I’ve been trying to read about the arab socialism of the mid-20th century but there’s seems to be a lack of quality literature available to me.
We cannot talk about the success of Nasser’s economic policies without defining what metrics we are using and what perspective we are choosing.
On a microeconomic level, there were a few groups for whom the reforms were a qualified success. As Relli Shechter has shown, Nasser’s movement was a [Muslim] middle class movement, and this group was, although not directly stated, the main target of the reforms.
Nasser’s self-styled socialism, Arab Socialism, meant some real income growth for them. He instituted, among other pro-labor policies, minimum wages, overtime bans to encourage new hires, mandatory retirements and forced price cuts. All of it meant more disposable income for average workers, with the white collar Egyptian benefitting the most. There was also a general empowerment of the worker vis-a-vis management--for example a member elected by the workers sat on most board--the sum total of those policies led to greater employment permanence. This is not to mention the fact that the Nasser government nationalized most of the private sector. This nationalization, which fell heavily on non-Muslim and foreign populations, forced out most of the non-Muslims from the executive downward and opened many more positions for Muslim white-collar workers.
Likewise, the land reform package, although ostensibly targeted and large and medium land owners, also helped the rural middle class. It’s policies, land confiscation and redistribution over a certain acreage, did strike at the landed elite and even some of the middle class, but it was that same middle class that came to dominate the new rural bureaucracy that was created to implement and support the policy. For example, they became heads of rural cooperatives and other government intermediaries in rural locales.
Also benefiting from Nasser’s policies were economic nationalists, those who believed that the Egyptian economy should be controlled by “Egyptians,” meaning Muslims native to the country.
The nationalization of the private sector heavily targeted foreign and non-Muslim populations. Part of that was due to demographics, the private industrial sector was the main employment venue for non-Muslims and foriegn residents. But a larger part was due to the ideological underpinnings of nationalization. Nasser portrayed it as an open declaration of war on foreign and “compradorial” elements, i.e. local collaborators, within Egypt that had stifled the development of the country (Malak Zaalouk, Power, Class and Foreign Capital in Egypt: The rise of the new Bourgeoisie (London: Zed Books, 1989),33, 35; For discussion of the term comprador see Robert Vitalis, “On the Theory and Practice of Compradors: The Role of ʿAbbud Pasha in the Egyptian Political Economy,” International Journal of Middle Eastern Studies 22(1990): 291-315). It was quite easy in a country that was just escaping colonialism, to justify the expulsion of the British, French, or any other Western affiliated person or company in the name of the better of the country. However, the adversarial attitude meant that the loyalty and even the Egyptian citizenship of non-Muslims was frequently questioned or outright denied. Once deemed non-citizens, foreigners, they became rightful targets for the freezing or nationalization of their assets.

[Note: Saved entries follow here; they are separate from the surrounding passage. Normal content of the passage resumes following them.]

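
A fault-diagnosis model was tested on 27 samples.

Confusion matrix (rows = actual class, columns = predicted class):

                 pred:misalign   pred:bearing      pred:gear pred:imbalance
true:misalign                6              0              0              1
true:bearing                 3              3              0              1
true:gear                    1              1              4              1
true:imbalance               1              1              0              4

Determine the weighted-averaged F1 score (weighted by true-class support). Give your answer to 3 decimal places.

0.628

Per-class F1 score (2·TP/(2·TP+FP+FN)):
  misalign: TP=6, FP=3+1+1=5, FN=0+0+1=1 → 12/18 = 0.6667
  bearing: TP=3, FP=0+1+1=2, FN=3+0+1=4 → 6/12 = 0.5000
  gear: TP=4, FP=0+0+0=0, FN=1+1+1=3 → 8/11 = 0.7273
  imbalance: TP=4, FP=1+1+1=3, FN=1+1+0=2 → 8/13 = 0.6154
Weighted-F1 score = Σ (supportᵢ/N)·F1 scoreᵢ with N=27: (7/27)·0.6667 + (7/27)·0.5000 + (7/27)·0.7273 + (6/27)·0.6154 = 0.628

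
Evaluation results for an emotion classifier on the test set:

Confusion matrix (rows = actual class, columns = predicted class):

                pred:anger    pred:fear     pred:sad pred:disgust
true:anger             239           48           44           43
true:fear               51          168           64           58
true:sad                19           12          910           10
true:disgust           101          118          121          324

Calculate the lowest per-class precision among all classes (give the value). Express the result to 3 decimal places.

0.486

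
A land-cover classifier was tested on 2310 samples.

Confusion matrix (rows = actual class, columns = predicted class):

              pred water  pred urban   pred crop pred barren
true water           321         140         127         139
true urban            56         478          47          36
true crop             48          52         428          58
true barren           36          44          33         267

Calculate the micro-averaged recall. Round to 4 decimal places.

0.6468

Micro-averaging pools counts across classes: ΣTP=1494, ΣFP=816, ΣFN=816.
Micro-recall = TP/(TP+FN) on pooled counts = 0.6468 (equals overall accuracy in single-label multiclass).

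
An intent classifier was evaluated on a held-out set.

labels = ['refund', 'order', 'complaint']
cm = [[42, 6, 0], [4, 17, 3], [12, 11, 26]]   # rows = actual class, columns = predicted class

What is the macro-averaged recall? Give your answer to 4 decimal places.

0.7046

Per-class recall (TP/(TP+FN)):
  refund: TP=42, FN=6+0=6 → 42/48 = 0.87500
  order: TP=17, FN=4+3=7 → 17/24 = 0.70833
  complaint: TP=26, FN=12+11=23 → 26/49 = 0.53061
Macro-recall = mean = (0.87500 + 0.70833 + 0.53061) / 3 = 0.7046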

This is how the Jewish community of Egypt was slowly forced out. It was exceedingly hard for Jewish residents of Egypt, who have lived in the country for decades if not longer, to gain citizenship. They were swept up in the jingoistic policies of the Nasser government. A similar thing happened to the Greek, Italian, and Armenian communities. The Copts avoided the fate of expulsion, but their loyalty was often under question.
A similar demonization could happen with elite Muslim Egyptians, although they did not lose their citizenship, they could lose everything else.
The upshot being that middle class Muslim Egyptians could now fill these vacated spots in the newly public ventures.